Anisotropic Thermal Expansion as the Source of Macroscopic and Molecular Scale Motion in Phosphorescent Amphidynamic Crystals

Abstract

The structural origin of multiscale phenomena, with physical manifestations ranging from the molecular to the macroscopic scale, remains largely undocumented. Here we report the discovery of a crystalline molecular rotor with rotationally‐modulated triplet emission that displays macroscopic dynamics in the form of crystal moving and/or jumping, also known as salient effects. Crystals of molecular rotor 2 with a central 1,4‐diethynyl‐2,3‐difluorophenylene rotator linked to two gold(I) nodes, which crystalizes as infinite 1D chains by taking advantage of intermolecular gold(I)‐gold(I) interactions.

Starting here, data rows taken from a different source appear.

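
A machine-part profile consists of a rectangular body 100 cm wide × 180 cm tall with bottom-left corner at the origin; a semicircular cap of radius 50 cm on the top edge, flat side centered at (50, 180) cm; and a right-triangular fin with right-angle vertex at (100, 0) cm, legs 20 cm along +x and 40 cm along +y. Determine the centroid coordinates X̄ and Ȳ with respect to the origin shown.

X̄ = 51.02 cm, Ȳ = 108.19 cm

Part | A | x̄ᵢ | ȳᵢ | A·x̄ᵢ | A·ȳᵢ
rectangular body | 18000.00 | 50.00 | 90.00 | 900000.00 | 1620000.00
semicircular top | 3926.99 | 50.00 | 201.22 | 196349.54 | 790191.68
triangular fin | 400.00 | 106.67 | 13.33 | 42666.67 | 5333.33
Σ | 22326.99 |  |  | 1139016.21 | 2415525.01
X̄ = 1139016.21 / 22326.99 = 51.02 cm
Ȳ = 2415525.01 / 22326.99 = 108.19 cm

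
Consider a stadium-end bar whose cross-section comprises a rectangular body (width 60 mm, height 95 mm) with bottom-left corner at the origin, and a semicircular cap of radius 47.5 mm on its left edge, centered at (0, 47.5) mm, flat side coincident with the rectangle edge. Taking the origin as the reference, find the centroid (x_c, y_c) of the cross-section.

x_c = 10.77 mm, y_c = 47.50 mm

rectangular body: A = 60 × 95 = 5700.00, centroid at (30.00, 47.50).
semicircular end: A = ½π·47.5² = 3544.11, centroid at (-20.16, 47.50).
ΣA = 9244.11 mm²
ΣAx_c = (5700.00)(30.00) + (3544.11)(-20.16) = 99552.08 mm³
ΣAy_c = (5700.00)(47.50) + (3544.11)(47.50) = 439095.19 mm³
x_c = 99552.08 / 9244.11 = 10.77 mm
y_c = 439095.19 / 9244.11 = 47.50 mm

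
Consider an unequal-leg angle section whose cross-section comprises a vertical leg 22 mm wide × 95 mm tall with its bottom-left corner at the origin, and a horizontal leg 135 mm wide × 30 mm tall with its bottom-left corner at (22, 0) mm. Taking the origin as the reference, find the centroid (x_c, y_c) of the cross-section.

x_c = 62.78 mm, y_c = 26.06 mm

vertical leg: A = 22 × 95 = 2090.00, centroid at (11.00, 47.50).
horizontal leg: A = 135 × 30 = 4050.00, centroid at (89.50, 15.00).
ΣA = 6140.00 mm², ΣAx_c = 385465.00 mm³, ΣAy_c = 160025.00 mm³.
x_c = 385465.00/6140.00 = 62.78 mm; y_c = 160025.00/6140.00 = 26.06 mm.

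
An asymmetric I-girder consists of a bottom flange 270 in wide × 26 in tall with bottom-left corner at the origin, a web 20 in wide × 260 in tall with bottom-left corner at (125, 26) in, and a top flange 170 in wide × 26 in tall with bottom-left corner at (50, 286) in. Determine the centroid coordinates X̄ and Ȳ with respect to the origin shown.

bottom flange: A = 270 × 26 = 7020.00, centroid at (135.00, 13.00).
web: A = 20 × 260 = 5200.00, centroid at (135.00, 156.00).
top flange: A = 170 × 26 = 4420.00, centroid at (135.00, 299.00).
ΣA = 16640.00 in², ΣAX̄ = 2246400.00 in³, ΣAȲ = 2224040.00 in³.
X̄ = 2246400.00/16640.00 = 135.00 in; Ȳ = 2224040.00/16640.00 = 133.66 in.

X̄ = 135.00 in, Ȳ = 133.66 in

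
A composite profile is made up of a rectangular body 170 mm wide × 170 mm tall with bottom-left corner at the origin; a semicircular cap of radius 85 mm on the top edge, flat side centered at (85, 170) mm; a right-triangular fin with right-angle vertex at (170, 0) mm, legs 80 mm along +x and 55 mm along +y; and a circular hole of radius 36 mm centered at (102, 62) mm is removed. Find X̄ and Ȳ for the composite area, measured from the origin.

rectangular body: A = 170 × 170 = 28900.00, centroid at (85.00, 85.00).
semicircular top: A = ½π·85² = 11349.00, centroid at (85.00, 206.08).
triangular fin: A = ½·80·55 = 2200.00, centroid at (196.67, 18.33).
hole: A = −π·36² = -4071.50, centroid at (102.00, 62.00).
ΣA = 38377.50 mm²
ΣAX̄ = (28900.00)(85.00) + (11349.00)(85.00) + (2200.00)(196.67) + (-4071.50)(102.00) = 3438538.54 mm³
ΣAȲ = (28900.00)(85.00) + (11349.00)(206.08) + (2200.00)(18.33) + (-4071.50)(62.00) = 4583147.34 mm³
X̄ = 3438538.54 / 38377.50 = 89.60 mm
Ȳ = 4583147.34 / 38377.50 = 119.42 mm

X̄ = 89.60 mm, Ȳ = 119.42 mm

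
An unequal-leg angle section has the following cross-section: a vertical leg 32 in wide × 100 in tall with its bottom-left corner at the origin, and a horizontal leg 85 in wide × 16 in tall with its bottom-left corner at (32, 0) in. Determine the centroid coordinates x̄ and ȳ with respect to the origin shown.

vertical leg: A = 32 × 100 = 3200.00, centroid at (16.00, 50.00).
horizontal leg: A = 85 × 16 = 1360.00, centroid at (74.50, 8.00).
ΣA = 4560.00 in², ΣAx̄ = 152520.00 in³, ΣAȳ = 170880.00 in³.
x̄ = 152520.00/4560.00 = 33.45 in; ȳ = 170880.00/4560.00 = 37.47 in.

x̄ = 33.45 in, ȳ = 37.47 in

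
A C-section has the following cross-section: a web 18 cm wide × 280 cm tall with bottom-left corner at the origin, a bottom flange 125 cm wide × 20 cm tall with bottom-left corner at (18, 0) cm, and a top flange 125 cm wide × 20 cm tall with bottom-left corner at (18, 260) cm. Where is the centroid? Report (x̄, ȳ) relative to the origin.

Part | A | x̄ᵢ | ȳᵢ | A·x̄ᵢ | A·ȳᵢ
web | 5040.00 | 9.00 | 140.00 | 45360.00 | 705600.00
bottom flange | 2500.00 | 80.50 | 10.00 | 201250.00 | 25000.00
top flange | 2500.00 | 80.50 | 270.00 | 201250.00 | 675000.00
Σ | 10040.00 |  |  | 447860.00 | 1405600.00
x̄ = 447860.00 / 10040.00 = 44.61 cm
ȳ = 1405600.00 / 10040.00 = 140.00 cm

x̄ = 44.61 cm, ȳ = 140.00 cm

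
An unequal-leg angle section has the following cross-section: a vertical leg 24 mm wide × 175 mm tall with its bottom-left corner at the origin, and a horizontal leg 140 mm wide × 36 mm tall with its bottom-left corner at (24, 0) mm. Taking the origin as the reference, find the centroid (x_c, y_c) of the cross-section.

vertical leg: A = 24 × 175 = 4200.00, centroid at (12.00, 87.50).
horizontal leg: A = 140 × 36 = 5040.00, centroid at (94.00, 18.00).
ΣA = 9240.00 mm², ΣAx_c = 524160.00 mm³, ΣAy_c = 458220.00 mm³.
x_c = 524160.00/9240.00 = 56.73 mm; y_c = 458220.00/9240.00 = 49.59 mm.

x_c = 56.73 mm, y_c = 49.59 mm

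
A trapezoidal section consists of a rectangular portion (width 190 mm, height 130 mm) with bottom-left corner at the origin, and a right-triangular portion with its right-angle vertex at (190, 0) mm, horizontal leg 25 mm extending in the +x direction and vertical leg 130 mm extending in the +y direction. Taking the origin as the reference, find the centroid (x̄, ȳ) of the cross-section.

x̄ = 101.38 mm, ȳ = 63.66 mm

rectangular portion: A = 190 × 130 = 24700.00, centroid at (95.00, 65.00).
triangular portion: A = ½·25·130 = 1625.00, centroid at (198.33, 43.33).
ΣA = 26325.00 mm²
ΣAx̄ = (24700.00)(95.00) + (1625.00)(198.33) = 2668791.67 mm³
ΣAȳ = (24700.00)(65.00) + (1625.00)(43.33) = 1675916.67 mm³
x̄ = 2668791.67 / 26325.00 = 101.38 mm
ȳ = 1675916.67 / 26325.00 = 63.66 mm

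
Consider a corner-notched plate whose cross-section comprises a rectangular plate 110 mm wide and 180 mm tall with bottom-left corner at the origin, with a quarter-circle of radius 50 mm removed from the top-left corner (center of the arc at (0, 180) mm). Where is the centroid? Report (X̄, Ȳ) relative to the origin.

plate: A = 110 × 180 = 19800.00, centroid at (55.00, 90.00).
removed quarter-circle: A = −¼π·50² = -1963.50, centroid at (21.22, 158.78).
ΣA = 17836.50 mm²
ΣAX̄ = (19800.00)(55.00) + (-1963.50)(21.22) = 1047333.33 mm³
ΣAȲ = (19800.00)(90.00) + (-1963.50)(158.78) = 1470237.49 mm³
X̄ = 1047333.33 / 17836.50 = 58.72 mm
Ȳ = 1470237.49 / 17836.50 = 82.43 mm

X̄ = 58.72 mm, Ȳ = 82.43 mm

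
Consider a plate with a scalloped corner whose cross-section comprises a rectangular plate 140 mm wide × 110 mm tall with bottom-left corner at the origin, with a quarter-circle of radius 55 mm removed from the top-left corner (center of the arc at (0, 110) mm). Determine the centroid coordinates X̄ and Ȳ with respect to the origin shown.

Part | A | x̄ᵢ | ȳᵢ | A·x̄ᵢ | A·ȳᵢ
plate | 15400.00 | 70.00 | 55.00 | 1078000.00 | 847000.00
removed quarter-circle | -2375.83 | 23.34 | 86.66 | -55458.33 | -205882.91
Σ | 13024.17 |  |  | 1022541.67 | 641117.09
X̄ = 1022541.67 / 13024.17 = 78.51 mm
Ȳ = 641117.09 / 13024.17 = 49.23 mm

X̄ = 78.51 mm, Ȳ = 49.23 mm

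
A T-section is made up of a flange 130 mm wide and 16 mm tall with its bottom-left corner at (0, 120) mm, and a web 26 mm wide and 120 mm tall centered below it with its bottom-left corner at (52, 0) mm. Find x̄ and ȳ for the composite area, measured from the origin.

x̄ = 65.00 mm, ȳ = 87.20 mm

web: A = 26 × 120 = 3120.00, centroid at (65.00, 60.00).
flange: A = 130 × 16 = 2080.00, centroid at (65.00, 128.00).
ΣA = 5200.00 mm²
ΣAx̄ = (3120.00)(65.00) + (2080.00)(65.00) = 338000.00 mm³
ΣAȳ = (3120.00)(60.00) + (2080.00)(128.00) = 453440.00 mm³
x̄ = 338000.00 / 5200.00 = 65.00 mm
ȳ = 453440.00 / 5200.00 = 87.20 mm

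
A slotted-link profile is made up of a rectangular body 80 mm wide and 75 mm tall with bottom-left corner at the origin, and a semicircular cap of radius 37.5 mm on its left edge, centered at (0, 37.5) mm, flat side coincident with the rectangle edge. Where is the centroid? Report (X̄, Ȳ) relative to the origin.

rectangular body: A = 80 × 75 = 6000.00, centroid at (40.00, 37.50).
semicircular end: A = ½π·37.5² = 2208.93, centroid at (-15.92, 37.50).
ΣA = 8208.93 mm², ΣAX̄ = 204843.75 mm³, ΣAȲ = 307834.96 mm³.
X̄ = 204843.75/8208.93 = 24.95 mm; Ȳ = 307834.96/8208.93 = 37.50 mm.

X̄ = 24.95 mm, Ȳ = 37.50 mm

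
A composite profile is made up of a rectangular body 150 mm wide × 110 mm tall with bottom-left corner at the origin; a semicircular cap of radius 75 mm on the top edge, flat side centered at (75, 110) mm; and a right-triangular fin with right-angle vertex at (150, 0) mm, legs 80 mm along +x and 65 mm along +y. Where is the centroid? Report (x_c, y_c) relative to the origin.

x_c = 84.46 mm, y_c = 79.36 mm

Part | A | x̄ᵢ | ȳᵢ | A·x̄ᵢ | A·ȳᵢ
rectangular body | 16500.00 | 75.00 | 55.00 | 1237500.00 | 907500.00
semicircular top | 8835.73 | 75.00 | 141.83 | 662679.70 | 1253180.23
triangular fin | 2600.00 | 176.67 | 21.67 | 459333.33 | 56333.33
Σ | 27935.73 |  |  | 2359513.03 | 2217013.56
x_c = 2359513.03 / 27935.73 = 84.46 mm
y_c = 2217013.56 / 27935.73 = 79.36 mm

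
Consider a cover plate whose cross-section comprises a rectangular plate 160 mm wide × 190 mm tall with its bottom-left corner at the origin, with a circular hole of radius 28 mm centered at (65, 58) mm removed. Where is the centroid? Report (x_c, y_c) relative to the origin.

plate: A = 160 × 190 = 30400.00, centroid at (80.00, 95.00).
hole: A = −π·28² = -2463.01, centroid at (65.00, 58.00).
ΣA = 27936.99 mm²
ΣAx_c = (30400.00)(80.00) + (-2463.01)(65.00) = 2271904.44 mm³
ΣAy_c = (30400.00)(95.00) + (-2463.01)(58.00) = 2745145.50 mm³
x_c = 2271904.44 / 27936.99 = 81.32 mm
y_c = 2745145.50 / 27936.99 = 98.26 mm

x_c = 81.32 mm, y_c = 98.26 mm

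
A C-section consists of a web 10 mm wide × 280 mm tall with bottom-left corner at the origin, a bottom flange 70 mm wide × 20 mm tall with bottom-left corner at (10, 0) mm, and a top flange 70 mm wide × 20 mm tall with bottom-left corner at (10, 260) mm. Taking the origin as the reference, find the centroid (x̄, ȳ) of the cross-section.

x̄ = 25.00 mm, ȳ = 140.00 mm

Part | A | x̄ᵢ | ȳᵢ | A·x̄ᵢ | A·ȳᵢ
web | 2800.00 | 5.00 | 140.00 | 14000.00 | 392000.00
bottom flange | 1400.00 | 45.00 | 10.00 | 63000.00 | 14000.00
top flange | 1400.00 | 45.00 | 270.00 | 63000.00 | 378000.00
Σ | 5600.00 |  |  | 140000.00 | 784000.00
x̄ = 140000.00 / 5600.00 = 25.00 mm
ȳ = 784000.00 / 5600.00 = 140.00 mm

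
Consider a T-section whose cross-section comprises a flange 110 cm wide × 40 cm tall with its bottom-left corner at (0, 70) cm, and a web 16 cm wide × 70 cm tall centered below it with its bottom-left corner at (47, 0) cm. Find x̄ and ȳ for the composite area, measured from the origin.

web: A = 16 × 70 = 1120.00, centroid at (55.00, 35.00).
flange: A = 110 × 40 = 4400.00, centroid at (55.00, 90.00).
ΣA = 5520.00 cm²
ΣAx̄ = (1120.00)(55.00) + (4400.00)(55.00) = 303600.00 cm³
ΣAȳ = (1120.00)(35.00) + (4400.00)(90.00) = 435200.00 cm³
x̄ = 303600.00 / 5520.00 = 55.00 cm
ȳ = 435200.00 / 5520.00 = 78.84 cm

x̄ = 55.00 cm, ȳ = 78.84 cm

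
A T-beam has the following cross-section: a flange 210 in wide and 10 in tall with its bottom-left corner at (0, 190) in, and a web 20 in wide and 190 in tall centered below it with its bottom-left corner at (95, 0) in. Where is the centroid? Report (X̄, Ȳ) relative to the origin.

web: A = 20 × 190 = 3800.00, centroid at (105.00, 95.00).
flange: A = 210 × 10 = 2100.00, centroid at (105.00, 195.00).
ΣA = 5900.00 in², ΣAX̄ = 619500.00 in³, ΣAȲ = 770500.00 in³.
X̄ = 619500.00/5900.00 = 105.00 in; Ȳ = 770500.00/5900.00 = 130.59 in.

X̄ = 105.00 in, Ȳ = 130.59 in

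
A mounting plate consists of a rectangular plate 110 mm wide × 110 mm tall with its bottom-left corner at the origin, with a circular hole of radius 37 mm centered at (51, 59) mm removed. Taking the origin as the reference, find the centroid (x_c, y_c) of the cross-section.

Part | A | x̄ᵢ | ȳᵢ | A·x̄ᵢ | A·ȳᵢ
plate | 12100.00 | 55.00 | 55.00 | 665500.00 | 665500.00
hole | -4300.84 | 51.00 | 59.00 | -219342.86 | -253749.58
Σ | 7799.16 |  |  | 446157.14 | 411750.42
x_c = 446157.14 / 7799.16 = 57.21 mm
y_c = 411750.42 / 7799.16 = 52.79 mm

x_c = 57.21 mm, y_c = 52.79 mm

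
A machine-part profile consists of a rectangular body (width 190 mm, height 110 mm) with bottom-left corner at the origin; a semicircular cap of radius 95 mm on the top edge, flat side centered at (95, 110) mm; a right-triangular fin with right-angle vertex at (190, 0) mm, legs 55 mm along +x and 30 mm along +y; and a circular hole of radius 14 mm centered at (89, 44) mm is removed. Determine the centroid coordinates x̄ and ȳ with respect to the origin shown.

x̄ = 97.75 mm, ȳ = 92.44 mm

Part | A | x̄ᵢ | ȳᵢ | A·x̄ᵢ | A·ȳᵢ
rectangular body | 20900.00 | 95.00 | 55.00 | 1985500.00 | 1149500.00
semicircular top | 14176.44 | 95.00 | 150.32 | 1346761.50 | 2130991.39
triangular fin | 825.00 | 208.33 | 10.00 | 171875.00 | 8250.00
hole | -615.75 | 89.00 | 44.00 | -54801.94 | -27093.10
Σ | 35285.68 |  |  | 3449334.56 | 3261648.29
x̄ = 3449334.56 / 35285.68 = 97.75 mm
ȳ = 3261648.29 / 35285.68 = 92.44 mm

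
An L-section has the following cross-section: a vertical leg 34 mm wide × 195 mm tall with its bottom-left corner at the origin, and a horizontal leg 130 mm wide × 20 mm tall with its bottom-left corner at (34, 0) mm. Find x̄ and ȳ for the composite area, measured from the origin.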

It was shown that rotational motion leads to changes in the orientation of the central phenylene, causing changes in electronic communication between adjacent chromophores, which are manifested as changes in emission intensities. Crystals of 2 showed the large and reversible thermal expansion/compression anisotropy, which was shown to account for (1) a nonlinear Arrhenius behavior in molecular‐level rotational dynamics, which correlates with (2) changes in emission, and determines (3) the macroscopic crystal motion. Furthermore, a molecular rotor analog 3 possessing a 1,4‐diethynyl‐2,3,5,6‐tetrafluorophenylene rotator exhibited unit cell anisotropy, crystal dynamics, emission properties and thermosalience that are similar to those of 2 , suggesting potentially generalizable new avenues to control mechanical properties at the molecular and macroscopic scales.